Labels written by the French and Italian Drawings Class
Label written by Suzanne Folds McCullagh (B.A., Smith College ‘73; Ph.D., Harvard University ‘81), the Anne Vogt Fuller and Marion Titus Searle Chair and Curator of Prints and Drawings at the Art Institute of Chicago:
Cigoli was a prolific and expressive draftsman who brought a new naturalism and clarity to his vast corpus of drawings, many of which were preparatory for paintings and espoused Counter Reformation decorum and piety.
This double-sided drawing is comprised of red chalk (recto) and pen and brown ink (verso) studies for The Dream of Jacob, one of his early masterpieces—probably the 1593 version (the painting pictured here) now in the Musée des Beaux-Arts in Nancy.
Discovered mounted in a book in 1996 at an antiquarian book sale in Northampton, the sheet joins an impressive list of at least nine studies for that composition, which Cigoli executed several times in oil. The red chalk study is clearly drawn from a studio model in contemporary dress.

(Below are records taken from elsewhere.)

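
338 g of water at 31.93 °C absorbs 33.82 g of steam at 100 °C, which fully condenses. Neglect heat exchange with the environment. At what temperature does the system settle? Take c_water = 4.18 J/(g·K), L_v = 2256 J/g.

T_f ≈ 87.2 °C

Conservation of energy gives ΣQ = 0:
steam→water at 100 °C releases m L_v = 33.82×2256 = 76298; condensed water 100 °C→T: 141.37(T − 100); water warms: 338×4.18×(T − 31.93) = 1412.8(T − 31.93)
1554.2 T = 76298 + 14137 + 45112 = 135547
T ≈ 87.21 °C (< 100 °C, so full condensation is consistent).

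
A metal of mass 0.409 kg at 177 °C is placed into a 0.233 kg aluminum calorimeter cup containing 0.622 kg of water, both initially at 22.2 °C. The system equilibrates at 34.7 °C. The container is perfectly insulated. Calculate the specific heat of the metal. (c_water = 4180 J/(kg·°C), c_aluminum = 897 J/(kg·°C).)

c ≈ 603 J/(kg·°C)

Let T be the final temperature. ΣQ_i = 0:
0.409·c·(34.7 − 177) + 0.622·4180·(34.7 − 22.2) + 0.233·897·(34.7 − 22.2) = 0
-58.2 c = -35112
c = -35112/-58.2 ≈ 603.3 J/(kg·°C)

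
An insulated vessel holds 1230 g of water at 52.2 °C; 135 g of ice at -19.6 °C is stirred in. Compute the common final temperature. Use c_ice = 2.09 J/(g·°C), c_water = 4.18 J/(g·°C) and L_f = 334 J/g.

T_f ≈ 38.2 °C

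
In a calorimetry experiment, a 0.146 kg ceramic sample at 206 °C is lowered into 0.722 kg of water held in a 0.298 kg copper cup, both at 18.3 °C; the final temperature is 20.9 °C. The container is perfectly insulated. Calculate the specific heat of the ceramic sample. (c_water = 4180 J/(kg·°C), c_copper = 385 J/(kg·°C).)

Conservation of energy gives ΣQ = 0:
0.146·c·(20.9 − 206) + 0.722·4180·(20.9 − 18.3) + 0.298·385·(20.9 − 18.3) = 0
-27.02 c = -8145
c = -8145/-27.02 ≈ 301.4 J/(kg·°C)

c ≈ 301 J/(kg·°C)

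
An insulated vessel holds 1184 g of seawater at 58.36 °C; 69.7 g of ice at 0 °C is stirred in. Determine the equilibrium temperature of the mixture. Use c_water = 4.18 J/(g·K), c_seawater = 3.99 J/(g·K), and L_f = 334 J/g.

T_f ≈ 50.3 °C

Net heat exchanged in the isolated system is zero:
latent heat to melt: 69.7×334 = 23280; warm the meltwater: 291.35 T; seawater cools: 1184×3.99×(T − 58.36) = 4724.2(T − 58.36)
5015.5 T = 275702 − 23280 = 252422
T ≈ 50.33 °C — above 0 °C, consistent with complete melting.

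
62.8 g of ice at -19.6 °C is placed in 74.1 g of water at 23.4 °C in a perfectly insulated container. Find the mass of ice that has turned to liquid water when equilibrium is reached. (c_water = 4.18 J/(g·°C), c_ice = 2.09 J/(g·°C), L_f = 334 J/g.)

m_melted ≈ 14 g

Cooling the water to 0 °C releases 74.1×4.18×23.4 = 7247.9 J.
Of that, 62.8×2.09×19.6 = 2572.5 J goes to bring the ice to 0 °C, leaving 4675.3 J.
To melt every bit of ice: 62.8×334 = 20975 J.
Since 4675.3 < 20975 J, not all the ice melts; equilibrium is at 0 °C.
Mass melted = 4675.3/334 ≈ 14 g.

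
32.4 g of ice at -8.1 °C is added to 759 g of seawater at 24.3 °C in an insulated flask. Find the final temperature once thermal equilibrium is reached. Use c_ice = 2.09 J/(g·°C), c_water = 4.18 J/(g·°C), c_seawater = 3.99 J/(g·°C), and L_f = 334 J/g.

T_f ≈ 19.7 °C

Let T be the final temperature. ΣQ_i = 0:
warm ice to 0 °C: 32.4·2.09·(0 − (-8.1)) = 548.5; melt ice: 32.4·334 = 10822; meltwater 0→T: 32.4·4.18·T = 135.43 T; seawater: 3028.4(T − 24.3)
3163.8 T = 73590 − 11370 = 62220
T ≈ 19.67 °C — above 0 °C, consistent with complete melting.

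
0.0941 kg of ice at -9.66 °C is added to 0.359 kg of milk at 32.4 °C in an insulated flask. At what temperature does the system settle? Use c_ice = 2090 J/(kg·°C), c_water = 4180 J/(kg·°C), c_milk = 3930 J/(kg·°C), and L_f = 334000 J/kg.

T_f ≈ 6.9 °C

Taking heat into each body as positive, Σ m c ΔT = 0:
ice -9.66→0 °C: 0.0941×2090×9.66 = 1899.8
  melt ice: 0.0941×334000 = 31429
  warm the meltwater: 393.34 T
  milk cools: 0.359×3930×(T − 32.4) = 1410.9(T − 32.4)
1804.2 T = 45712 − 33329 = 12383
T ≈ 6.86 °C. Since T > 0 °C, the all-ice-melts assumption holds.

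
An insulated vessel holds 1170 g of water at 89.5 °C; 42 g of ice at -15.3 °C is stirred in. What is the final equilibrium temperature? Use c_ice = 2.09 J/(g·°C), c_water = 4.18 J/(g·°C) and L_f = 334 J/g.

T_f ≈ 83.4 °C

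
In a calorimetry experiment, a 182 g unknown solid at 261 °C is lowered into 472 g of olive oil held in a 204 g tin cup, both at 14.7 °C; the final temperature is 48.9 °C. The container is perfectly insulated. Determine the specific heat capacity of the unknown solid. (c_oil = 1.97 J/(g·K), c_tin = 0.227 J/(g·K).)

c ≈ 0.865 J/(g·K)

Net heat exchanged in the isolated system is zero:
182×c×(48.9 − 261) + 472×1.97×(48.9 − 14.7) + 204×0.227×(48.9 − 14.7) = 0
-38602 c = -33384
c = -33384/-38602 ≈ 0.8648 J/(g·K)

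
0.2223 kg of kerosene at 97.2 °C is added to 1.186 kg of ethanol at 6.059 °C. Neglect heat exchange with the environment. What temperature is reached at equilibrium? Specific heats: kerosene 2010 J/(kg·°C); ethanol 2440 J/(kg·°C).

Heat lost by the kerosene equals heat gained by the ethanol:
0.2223×2010×(97.2 − T) = 1.186×2440×(T − 6.059)
446.82(97.2 − T) = 2893.8(T − 6.059)
3340.7 T = 60965  ⇒  T ≈ 18.25 °C

T_f ≈ 18.2 °C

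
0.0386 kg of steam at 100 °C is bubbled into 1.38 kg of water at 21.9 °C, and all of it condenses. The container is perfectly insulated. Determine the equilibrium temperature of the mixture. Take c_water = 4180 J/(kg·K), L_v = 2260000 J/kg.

T_f ≈ 38.7 °C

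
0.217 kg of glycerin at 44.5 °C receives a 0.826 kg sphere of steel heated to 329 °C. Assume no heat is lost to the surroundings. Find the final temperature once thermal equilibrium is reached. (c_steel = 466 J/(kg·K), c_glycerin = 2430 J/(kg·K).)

T_f ≈ 164.5 °C

|Q_steel| = |Q_glycerin|:
0.826*466*(329 − T) = 0.217*2430*(T − 44.5)
384.92(329 − T) = 527.31(T − 44.5)
912.23 T = 150103  ⇒  T ≈ 164.55 °C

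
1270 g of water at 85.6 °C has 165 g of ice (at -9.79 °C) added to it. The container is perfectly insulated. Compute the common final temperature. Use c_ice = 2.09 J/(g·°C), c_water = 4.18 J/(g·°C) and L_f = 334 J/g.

T_f ≈ 66.0 °C

Conservation of energy gives ΣQ = 0:
warm ice to 0 °C: 165×2.09×(0 − (-9.79)) = 3376.1; latent heat to melt: 165×334 = 55110; warm the meltwater: 689.7 T; water: 5308.6(T − 85.6)
5998.3 T = 454416 − 58486 = 395930
T ≈ 66.01 °C — above 0 °C, consistent with complete melting.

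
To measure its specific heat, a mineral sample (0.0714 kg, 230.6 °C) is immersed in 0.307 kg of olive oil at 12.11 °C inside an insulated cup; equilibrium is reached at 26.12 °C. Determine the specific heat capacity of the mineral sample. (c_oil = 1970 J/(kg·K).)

Energy conservation, ΣQ = 0:
0.0714·c·(26.12 − 230.6) + 0.307·1970·(26.12 − 12.11) = 0
-14.6 c = -8473.1
c = -8473.1/-14.6 ≈ 580.4 J/(kg·K)

c ≈ 580 J/(kg·K)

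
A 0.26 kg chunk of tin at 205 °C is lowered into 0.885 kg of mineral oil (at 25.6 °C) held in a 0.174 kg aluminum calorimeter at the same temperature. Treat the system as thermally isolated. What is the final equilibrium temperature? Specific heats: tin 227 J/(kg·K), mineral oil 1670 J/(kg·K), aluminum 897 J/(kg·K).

Taking heat into each body as positive, Σ m c ΔT = 0:
0.26*227*(T − 205) + 0.885*1670*(T − 25.6) + 0.174*897*(T − 25.6) = 0
59.02(T − 205) + 1478(T − 25.6) + 156.08(T − 25.6) = 0
(59.02 + 1478 + 156.08) T = 59.02*205 + 1478*25.6 + 156.08*25.6
T = 53930/1693 ≈ 31.85 °C

T_f ≈ 31.9 °C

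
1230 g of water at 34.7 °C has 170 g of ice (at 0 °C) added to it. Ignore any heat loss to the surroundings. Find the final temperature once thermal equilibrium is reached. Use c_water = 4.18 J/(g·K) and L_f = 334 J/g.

T_f ≈ 20.8 °C

Energy balance with sensible and latent terms:
melt ice: 170·334 = 56780; meltwater 0→T: 170·4.18·T = 710.6 T; water: 5141.4(T − 34.7)
5852 T = 178407 − 56780 = 121627
T ≈ 20.78 °C. Since T > 0 °C, the all-ice-melts assumption holds.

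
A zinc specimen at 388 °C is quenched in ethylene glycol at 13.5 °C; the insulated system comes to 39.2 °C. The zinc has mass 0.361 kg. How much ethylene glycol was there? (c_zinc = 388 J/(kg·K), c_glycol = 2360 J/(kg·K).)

m ≈ 0.806 kg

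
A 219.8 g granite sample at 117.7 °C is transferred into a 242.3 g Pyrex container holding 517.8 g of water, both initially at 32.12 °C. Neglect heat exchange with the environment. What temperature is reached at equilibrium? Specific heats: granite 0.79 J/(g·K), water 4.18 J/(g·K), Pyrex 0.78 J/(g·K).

T_f ≈ 38.0 °C

Conservation of energy gives ΣQ = 0:
219.8*0.79*(T − 117.7) + 517.8*4.18*(T − 32.12) + 242.3*0.78*(T − 32.12) = 0
173.64(T − 117.7) + 2164.4(T − 32.12) + 188.99(T − 32.12) = 0
2527 T = 96029
T ≈ 38.00 °C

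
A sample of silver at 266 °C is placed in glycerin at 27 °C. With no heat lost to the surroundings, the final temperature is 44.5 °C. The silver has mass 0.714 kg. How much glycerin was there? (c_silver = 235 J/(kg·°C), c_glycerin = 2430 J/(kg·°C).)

Let T be the final temperature. ΣQ_i = 0:
0.714·235·(44.5 − 266) + m·2430·(44.5 − 27) = 0
42525 m = 37165
m = 37165/42525 ≈ 0.874 kg

m ≈ 0.874 kg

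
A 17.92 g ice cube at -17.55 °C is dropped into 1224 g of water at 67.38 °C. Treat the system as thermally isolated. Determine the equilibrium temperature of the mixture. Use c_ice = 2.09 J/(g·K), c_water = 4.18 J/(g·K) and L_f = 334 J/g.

T_f ≈ 65.1 °C

Taking heat into each body as positive, Σ m c ΔT = 0:
ice -17.55→0 °C: 17.92·2.09·17.55 = 657.3; melt ice: 17.92·334 = 5985.3; meltwater 0→T: 17.92·4.18·T = 74.91 T; water cools: 1224·4.18·(T − 67.38) = 5116.3(T − 67.38)
5191.2 T = 344738 − 6642.6 = 338095
T ≈ 65.13 °C — above 0 °C, consistent with complete melting.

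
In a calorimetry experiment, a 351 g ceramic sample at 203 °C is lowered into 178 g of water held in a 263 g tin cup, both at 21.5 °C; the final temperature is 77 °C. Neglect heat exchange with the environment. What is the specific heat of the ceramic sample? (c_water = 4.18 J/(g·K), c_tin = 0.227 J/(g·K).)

Taking heat into each body as positive, Σ m c ΔT = 0:
351×c×(77 − 203) + 178×4.18×(77 − 21.5) + 263×0.227×(77 − 21.5) = 0
-44226 c = -44608
c = -44608/-44226 ≈ 1.009 J/(g·K)

c ≈ 1.01 J/(g·K)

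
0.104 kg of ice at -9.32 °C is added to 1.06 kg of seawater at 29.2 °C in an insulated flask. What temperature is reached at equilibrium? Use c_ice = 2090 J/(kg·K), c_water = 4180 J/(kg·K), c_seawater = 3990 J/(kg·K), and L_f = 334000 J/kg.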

Label written by Carol Kaminsky:
Géricault’s short life spanned the rise and fall of Napoleon and the shift from rigid Classicism to the intensity of Romanticism. His short apprenticeship in the former style was followed by a period of self-study in Paris copying paintings in the Louvre and two years (1816–17) in Florence and Rome. This brooding landscape, possibly made in Italy, is transformed by sharp contrasts between light and dark. Bands of clouds race across the horizon; a glow emanates from a hidden moon and lights a crenellated tower as smoke rises to merge with the midnight blue of the sky. Landscapes are relatively rare within the artist’s drawn oeuvre, but another landscape by Géricault appears in the exhibition Drawn to Excellence on SCMA’s first floor.
Agostino Carracci, Annibale Carracci. Italian, Agostino 1557 – 1602; Annibale 1560 – 1609. Landscape: Hillock with Trees,n.d. Pen and brown ink on cream laid paper. Purchased. Photography by Petegorsky/Gipe. SC 1955:30
Label written by Maggie Hoot, class of 2016:
The Carracci family of artists reformed art in late sixteenth-century Italy, moving from the sterility of Mannerism to the drama of the Baroque, emphasizing drawing from nature and living subjects. While this landscape is surely from the Carracci dynasty, it is highly debatable which family member made this small sketch. A past collector attributed it to “Antonio Caracie” (as inscribed), but most scholars believe it to be by Antonio’s father, Agostino, or his uncle Annibale. Drawings representing trees by both of these artists are featured in the exhibition Drawn to Excellence downstairs and provide an intriguing comparison and foundation for this work’s origins.